Waiting was once a common state of being. Folks waited through the seasons (which imposed their own weathery logic), waited for the rain to come, for the seedlings to sprout up, for news from the big city about a new king, a war, the approach of a plague. You get the picture. You waited because that was how it was and had always been, across the generations.
The Industrial Revolution changed the rhythms of life for many people, in the same way that it has radically altered ways of being through the Information Revolution in the present age. People don't like to wait and, moreover, don't have to wait, because gratification is almost instantly available. You can order and pay with a click and if you don't have the money, you still buy and pay later.

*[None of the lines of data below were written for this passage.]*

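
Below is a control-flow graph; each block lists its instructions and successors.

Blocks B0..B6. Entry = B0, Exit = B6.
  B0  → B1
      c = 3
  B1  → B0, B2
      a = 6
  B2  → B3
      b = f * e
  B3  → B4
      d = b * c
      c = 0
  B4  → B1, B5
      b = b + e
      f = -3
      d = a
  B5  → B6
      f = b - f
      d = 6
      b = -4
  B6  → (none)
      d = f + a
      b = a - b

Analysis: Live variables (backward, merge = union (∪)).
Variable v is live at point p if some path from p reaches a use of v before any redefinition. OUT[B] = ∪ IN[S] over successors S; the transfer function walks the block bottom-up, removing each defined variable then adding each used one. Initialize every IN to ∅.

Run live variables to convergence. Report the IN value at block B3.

Answer: {a, b, c, e}

Trace:
Fixpoint table:
  B0: | IN={e, f} | OUT={c, e, f}
  B1: | IN={c, e, f} | OUT={a, c, e, f}
  B2: | IN={a, c, e, f} | OUT={a, b, c, e}
  B3: | IN={a, b, c, e} | OUT={a, b, c, e}
  B4: | IN={a, b, c, e} | OUT={a, b, c, e, f}
  B5: | IN={a, b, f} | OUT={a, b, f}
  B6: | IN={a, b, f} | OUT={}

Merge at B3: OUT[B3] = IN[B4] = {a, b, c, e}
Applying B3's transfer function to that OUT value gives IN[B3] (row B3 above).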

But waiting is actually a good thing - both instructive in teaching patience and as a lesson in the follies of haste. I see this in myself. Once I get a plan or good idea in my head, I want to get on with doing it as soon as possible.
Currently, I would like to sell this house and move. I have been thinking about it for a few years, but sickness intervened two years ago to put a stop to any plans. That was a good thing (not the sickness, but the delay) because I had a lot of unfinished business to deal with in my family. I was getting ahead of myself, wrapped up in plans that were far too advanced for my own good. As a Christian, I realize that I had left God out of the equation - not necessarily in prayer ( I pray about everything) but in an abiding trust and a patience to wait. It's always wise to be prudent and diligent, but not to rush off ahead of a clear pathway set by the Lord.
This time around, I am far more cautious, far more prayerful and much more accepting that God's plans are the best irrespective of how it all actually turns out. I do take steps and have paid attention to opening and closing doors more closely. Still waiting is hard. When I start to get into that compulsive forward rush, I have to rein myself in. Pray. Surrender. Wait. Repeat.